Hello Patchiers, [Patchians? that sounds too much like Patch-yinz].
I'm Phil McCaffrey, a local tutor and teacher who specializes in college prep. Welcome to my Patch Education Blog.
Many students and parents have asked me about taking the ACT verses the SAT. This is the first in a series of blogs about the two tests.
In years past mid-western students mostly took the ACT out of Des Moines, Iowa. East coast and west coast students took the SAT out of New York. Millions of high school students take both tests. They picked which test to take based on where the college was located. If you applied to The University of Pennsylvania in Philadelphia, you took the SAT. But if you applied to Washington Unveristy in St. Louis, you took the ACT.
The SAT was the dominate player in the test prep market for 100 years with more students registering and taking the SAT. But last year a strange thing occured, more students took the ACT than the SAT. There are several reasons.
The explosion in college admissions is the primary reason. More students apply to college now than ever before. And more students apply to multiple schools. It is not unusual for a student to apply to a dozen schools. Students want, no, need an edge to get in to their top choice. So many have decided to take both tests and see which one makes them a better candidate.

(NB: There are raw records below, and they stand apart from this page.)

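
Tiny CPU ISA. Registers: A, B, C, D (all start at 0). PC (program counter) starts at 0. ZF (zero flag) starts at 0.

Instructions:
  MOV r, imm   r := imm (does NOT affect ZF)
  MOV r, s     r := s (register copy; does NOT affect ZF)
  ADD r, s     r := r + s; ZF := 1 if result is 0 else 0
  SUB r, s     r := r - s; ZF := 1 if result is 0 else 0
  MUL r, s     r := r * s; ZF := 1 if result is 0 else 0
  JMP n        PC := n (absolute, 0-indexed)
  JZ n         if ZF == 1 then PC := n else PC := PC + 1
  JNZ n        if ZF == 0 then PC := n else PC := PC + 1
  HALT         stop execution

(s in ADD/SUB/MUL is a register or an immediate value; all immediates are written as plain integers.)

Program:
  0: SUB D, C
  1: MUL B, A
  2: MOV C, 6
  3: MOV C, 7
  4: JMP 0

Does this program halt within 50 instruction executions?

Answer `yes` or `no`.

Step 1: PC=0 exec 'SUB D, C'. After: A=0 B=0 C=0 D=0 ZF=1 PC=1
Step 2: PC=1 exec 'MUL B, A'. After: A=0 B=0 C=0 D=0 ZF=1 PC=2
Step 3: PC=2 exec 'MOV C, 6'. After: A=0 B=0 C=6 D=0 ZF=1 PC=3
Step 4: PC=3 exec 'MOV C, 7'. After: A=0 B=0 C=7 D=0 ZF=1 PC=4
Step 5: PC=4 exec 'JMP 0'. After: A=0 B=0 C=7 D=0 ZF=1 PC=0
Step 6: PC=0 exec 'SUB D, C'. After: A=0 B=0 C=7 D=-7 ZF=0 PC=1
Step 7: PC=1 exec 'MUL B, A'. After: A=0 B=0 C=7 D=-7 ZF=1 PC=2
Step 8: PC=2 exec 'MOV C, 6'. After: A=0 B=0 C=6 D=-7 ZF=1 PC=3
Step 9: PC=3 exec 'MOV C, 7'. After: A=0 B=0 C=7 D=-7 ZF=1 PC=4
Step 10: PC=4 exec 'JMP 0'. After: A=0 B=0 C=7 D=-7 ZF=1 PC=0
Step 11: PC=0 exec 'SUB D, C'. After: A=0 B=0 C=7 D=-14 ZF=0 PC=1
Step 12: PC=1 exec 'MUL B, A'. After: A=0 B=0 C=7 D=-14 ZF=1 PC=2
Step 13: PC=2 exec 'MOV C, 6'. After: A=0 B=0 C=6 D=-14 ZF=1 PC=3
Step 14: PC=3 exec 'MOV C, 7'. After: A=0 B=0 C=7 D=-14 ZF=1 PC=4
Step 15: PC=4 exec 'JMP 0'. After: A=0 B=0 C=7 D=-14 ZF=1 PC=0
After 50 steps: not halted. PC revisits the same instructions with no path to HALT; will never halt.

Answer: no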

East coast schools have started treating the ACT as the SAT's equal. Not too far from Pittsburgh is the SAT/ACT border. Students in Ohio take the ACT, mostly. Here students take the SAT. Since schools take both, students do as well.

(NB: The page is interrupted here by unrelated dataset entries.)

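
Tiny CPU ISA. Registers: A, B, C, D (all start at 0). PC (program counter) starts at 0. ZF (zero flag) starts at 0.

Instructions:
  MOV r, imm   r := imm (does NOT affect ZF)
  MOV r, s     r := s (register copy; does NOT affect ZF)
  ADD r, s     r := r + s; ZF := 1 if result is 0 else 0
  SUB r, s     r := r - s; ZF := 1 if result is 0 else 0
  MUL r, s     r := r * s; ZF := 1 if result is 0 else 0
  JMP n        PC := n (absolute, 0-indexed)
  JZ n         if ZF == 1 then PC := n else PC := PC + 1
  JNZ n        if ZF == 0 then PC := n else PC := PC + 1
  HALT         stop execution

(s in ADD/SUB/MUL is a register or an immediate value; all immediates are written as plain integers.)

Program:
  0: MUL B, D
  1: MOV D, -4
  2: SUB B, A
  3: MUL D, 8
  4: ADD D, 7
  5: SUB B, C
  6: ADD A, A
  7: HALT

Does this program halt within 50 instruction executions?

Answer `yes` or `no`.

Answer: yes

Derivation:
Step 1: PC=0 exec 'MUL B, D'. After: A=0 B=0 C=0 D=0 ZF=1 PC=1
Step 2: PC=1 exec 'MOV D, -4'. After: A=0 B=0 C=0 D=-4 ZF=1 PC=2
Step 3: PC=2 exec 'SUB B, A'. After: A=0 B=0 C=0 D=-4 ZF=1 PC=3
Step 4: PC=3 exec 'MUL D, 8'. After: A=0 B=0 C=0 D=-32 ZF=0 PC=4
Step 5: PC=4 exec 'ADD D, 7'. After: A=0 B=0 C=0 D=-25 ZF=0 PC=5
Step 6: PC=5 exec 'SUB B, C'. After: A=0 B=0 C=0 D=-25 ZF=1 PC=6
Step 7: PC=6 exec 'ADD A, A'. After: A=0 B=0 C=0 D=-25 ZF=1 PC=7
Step 8: PC=7 exec 'HALT'. After: A=0 B=0 C=0 D=-25 ZF=1 PC=7 HALTED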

The ACT has a reputation as being "easier" than the SAT. But easier is a relative term. What is easier to one student is not to another. There are structure and content differences, but one is not easier than the other across the board. I'll blog on the structure and how to decide which to take.
Because of the nasty reputation of the SAT, I think more students in traditional SAT turf are turning to the ACT as an option. Whereas the traditional ACT areas are quite pleased with their more "friendly" test and say no thank you to the SAT.